Cabo Verde com balanço positivo no diagnóstico e tratamento do VIH/Sida

Cidade da Praia, 01 Dez (Inforpress) – A Secretaria Executiva do Comité de Coordenação do Combate à Sida (CCS/Sida), fez hoje um balanço “bastante” positivo do tratamento do HIV/Sida em Cabo Verde, sobretudo, após a adopção do programa “diagnosticar/tratar” que aumentou a taxa de diagnósticos.

Celina Ferreira falava à Inforpress, no âmbito do Dia Mundial de Luta contra a Sida, que se assinala hoje, 01 de Dezembro, sob o lema “solidariedade mundial e responsabilidade partilhada” em homenagem às vítimas da covid-19, sobretudo as pessoas que vivem com VIH e que foram ameaçadas e vítimas da pandemia do novo coronavírus.

“O programa ‘Diagnosticar/Tratar’ foi um grande ganho e vamos mantê-lo, pois, com isso começamos a incluir as pessoas diagnosticadas, precocemente, no tratamento”, asseverou, sublinhando por outro lado, que hoje as pessoas que vivem com HIV possuem condições de esperança de vida normal, como a das outras pessoas, desde que cuidem da sua saúde.

E para que as pessoas que vivem com VIH cuidem melhor da saúde, Celina Ferreira, adiantou que a CCS/Sida, na situação da pandemia da Covid-19, continuou o programa e adaptou-se a ponto de desenvolver actividades com dispensa de serviços às grávidas, grupos vulneráveis, trabalhadores do sexos e outros.

Segundo disse, uma primeira acção da CCS/Sida no âmbito da pandemia foi suspender a prevenção primária, tendo o serviço pautado em prestar prevenção geral nas modalidades a longo alcance, através de rádios nacionais e comunitários, e presencial com animadores, assistentes sociais e psicólogos no terreno.

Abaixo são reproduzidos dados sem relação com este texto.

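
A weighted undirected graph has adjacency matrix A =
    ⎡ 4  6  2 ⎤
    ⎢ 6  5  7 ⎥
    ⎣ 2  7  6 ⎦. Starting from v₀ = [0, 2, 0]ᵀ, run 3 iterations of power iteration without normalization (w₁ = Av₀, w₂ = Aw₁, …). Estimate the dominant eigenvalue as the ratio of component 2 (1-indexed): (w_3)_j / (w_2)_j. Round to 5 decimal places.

w1 = Av₀ = (4·0 + 6·2 + 2·0; 6·0 + 5·2 + 7·0; 2·0 + 7·2 + 6·0) = (12, 10, 14)
w2 = Aw1 = (4·12 + 6·10 + 2·14; 6·12 + 5·10 + 7·14; 2·12 + 7·10 + 6·14) = (136, 220, 178)
w3 = Aw2 = (2220, 3162, 2880)
Ratio at component: 3162 / 220 = 14.37273

λ ≈ 14.37273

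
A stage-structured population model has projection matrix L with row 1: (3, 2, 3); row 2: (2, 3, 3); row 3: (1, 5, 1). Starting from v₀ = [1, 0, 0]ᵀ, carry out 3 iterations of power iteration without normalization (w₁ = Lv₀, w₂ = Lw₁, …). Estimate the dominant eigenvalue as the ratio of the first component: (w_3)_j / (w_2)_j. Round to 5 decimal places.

w1 = Lv₀ = (3, 2, 1)
w2 = Lw1 = (16, 15, 14)
w3 = Lw2 = (120, 119, 105)
Ratio at component: 120 / 16 = 7.50000

λ ≈ 7.50000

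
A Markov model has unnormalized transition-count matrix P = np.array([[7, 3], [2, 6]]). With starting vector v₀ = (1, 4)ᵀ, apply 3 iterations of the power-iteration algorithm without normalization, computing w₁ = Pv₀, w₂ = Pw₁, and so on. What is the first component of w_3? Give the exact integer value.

w1 = Pv₀ = (19, 26)
w2 = Pw1 = (211, 194)
w3 = Pw2 = (2059, 1586)
The requested component of w3 is 2059.

2059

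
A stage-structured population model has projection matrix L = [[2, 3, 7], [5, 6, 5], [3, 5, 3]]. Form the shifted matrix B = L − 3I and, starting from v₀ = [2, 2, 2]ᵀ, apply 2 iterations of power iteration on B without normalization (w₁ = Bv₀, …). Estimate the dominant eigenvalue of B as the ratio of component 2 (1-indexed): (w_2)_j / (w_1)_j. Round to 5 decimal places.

B = L − 3I has rows (-1, 3, 7); (5, 3, 5); (3, 5, 0)
w1 = Bv₀ = ((-1)·2 + 3·2 + 7·2; 5·2 + 3·2 + 5·2; 3·2 + 5·2 + 0·2) = (18, 26, 16)
w2 = Bw1 = ((-1)·18 + 3·26 + 7·16; 5·18 + 3·26 + 5·16; 3·18 + 5·26 + 0·16) = (172, 248, 184)
Ratio: 248/26 = 9.53846

μ ≈ 9.53846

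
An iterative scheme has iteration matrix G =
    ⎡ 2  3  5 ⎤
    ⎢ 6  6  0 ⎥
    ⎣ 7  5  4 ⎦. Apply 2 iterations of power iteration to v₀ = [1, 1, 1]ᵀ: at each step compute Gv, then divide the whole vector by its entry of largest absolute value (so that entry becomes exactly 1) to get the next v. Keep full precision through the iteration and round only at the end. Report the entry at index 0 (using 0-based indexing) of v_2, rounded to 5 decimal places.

0.70103

Gv0 = (10.000000, 12.000000, 16.000000); divide by 16.000000 → v1 = (0.625000, 0.750000, 1.000000)
Gv1 = (8.500000, 8.250000, 12.125000); divide by 12.125000 → v2 = (0.701031, 0.680412, 1.000000)
Requested entry of v2: 136/194 = 0.70103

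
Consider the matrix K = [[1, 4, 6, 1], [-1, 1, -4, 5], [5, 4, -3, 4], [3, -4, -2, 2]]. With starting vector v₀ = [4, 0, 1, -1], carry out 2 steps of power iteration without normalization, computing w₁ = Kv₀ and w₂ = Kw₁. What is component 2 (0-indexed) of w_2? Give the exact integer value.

w1 = Kv₀ = (1·4 + 4·0 + 6·1 + 1·(-1); (-1)·4 + 1·0 + (-4)·1 + 5·(-1); 5·4 + 4·0 + (-3)·1 + 4·(-1); 3·4 + (-4)·0 + (-2)·1 + 2·(-1)) = (9, -13, 13, 8)
w2 = Kw1 = (1·9 + 4·(-13) + 6·13 + 1·8; (-1)·9 + 1·(-13) + (-4)·13 + 5·8; 5·9 + 4·(-13) + (-3)·13 + 4·8; 3·9 + (-4)·(-13) + (-2)·13 + 2·8) = (43, -34, -14, 69)
The requested component of w2 is -14.

-14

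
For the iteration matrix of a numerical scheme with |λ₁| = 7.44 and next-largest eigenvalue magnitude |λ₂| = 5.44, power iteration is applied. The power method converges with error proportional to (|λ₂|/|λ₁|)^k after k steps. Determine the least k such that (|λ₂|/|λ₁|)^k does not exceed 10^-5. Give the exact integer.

37

|λ₂/λ₁| = 5.44/7.44 = 0.73118
Need k ≥ ln(10^-5) / ln(0.73118) = -11.5129 / -0.3131 ≈ 36.772
Smallest integer k satisfying the bound: 37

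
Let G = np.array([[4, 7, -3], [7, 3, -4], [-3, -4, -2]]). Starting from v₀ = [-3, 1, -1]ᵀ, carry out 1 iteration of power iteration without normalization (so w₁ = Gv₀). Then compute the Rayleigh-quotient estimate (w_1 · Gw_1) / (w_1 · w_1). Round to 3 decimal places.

7.092

w1 = Gv₀ = (4·(-3) + 7·1 + (-3)·(-1); 7·(-3) + 3·1 + (-4)·(-1); (-3)·(-3) + (-4)·1 + (-2)·(-1)) = (-2, -14, 7)
Gw1 = (-127, -84, 48)
w1·Gw1 = (-2)·(-127) + (-14)·(-84) + 7·48 = 1766; w1·w1 = (-2)·(-2) + (-14)·(-14) + 7·7 = 249
λ ≈ 1766/249 = 7.092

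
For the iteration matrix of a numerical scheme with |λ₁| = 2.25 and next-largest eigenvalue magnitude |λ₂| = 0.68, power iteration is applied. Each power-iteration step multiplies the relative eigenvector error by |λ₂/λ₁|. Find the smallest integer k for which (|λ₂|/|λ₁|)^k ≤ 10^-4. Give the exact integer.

8

|λ₂/λ₁| = 0.68/2.25 = 0.30222
Need k ≥ ln(10^-4) / ln(0.30222) = -9.2103 / -1.1966 ≈ 7.697
Smallest integer k satisfying the bound: 8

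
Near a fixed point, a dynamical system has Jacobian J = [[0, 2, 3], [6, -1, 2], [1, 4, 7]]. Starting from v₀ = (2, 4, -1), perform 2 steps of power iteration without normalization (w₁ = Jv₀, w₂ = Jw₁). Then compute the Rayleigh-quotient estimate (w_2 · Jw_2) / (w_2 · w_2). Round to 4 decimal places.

λ ≈ 9.1976

w1 = Jv₀ = (5, 6, 11)
w2 = Jw1 = (45, 46, 106)
Jw2 = (410, 436, 971)
w2·Jw2 = 45·410 + 46·436 + 106·971 = 141432; w2·w2 = 45·45 + 46·46 + 106·106 = 15377
λ ≈ 141432/15377 = 9.1976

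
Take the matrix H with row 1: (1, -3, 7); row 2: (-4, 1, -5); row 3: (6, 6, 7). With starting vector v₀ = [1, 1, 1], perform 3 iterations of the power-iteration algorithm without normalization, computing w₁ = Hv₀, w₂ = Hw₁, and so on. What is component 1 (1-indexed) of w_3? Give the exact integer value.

1336

w1 = Hv₀ = (5, -8, 19)
w2 = Hw1 = (162, -123, 115)
w3 = Hw2 = (1336, -1346, 1039)
The requested component of w3 is 1336.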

“No início da pandemia tivemos algumas dificuldades, mas após termos adoptado o guia prático, sobre o que uma pessoa que vive com VIH deve saber sobre covid-19, orientamos as pessoas a como proceder e que regras de segurança seguir, trabalhando a vertente prevenção, despistagem e apoio psicossocial”, acrescentou.

Ainda na Secretaria Executiva do CCS/Sida, na rubrica prevenção, foi oferecido um pacote de serviço preventivo com gel, lubrificante e preservativos, sobretudo, nas ilhas do Sal, Boa Vista, Santiago e São Vicente.

A maior dificuldade nesta pandemia, segundo informou, foi com a questão do apoio psicossocial e alimentar às pessoas que vivem e convivem com HIV/Sida.

Para contornar a situação, indicou que a CCS/Sida promoveu uma acção de formação em artes e ofícios para as pessoas que vivem com VIH.

Neste particular, afirmou que foi comprado um pacote de formação em arte junto do IEFP para que as pessoas que vivem com HIV tenham uma melhor instrução na matéria e que isso possa ajudar na sua sobrevivência mensal.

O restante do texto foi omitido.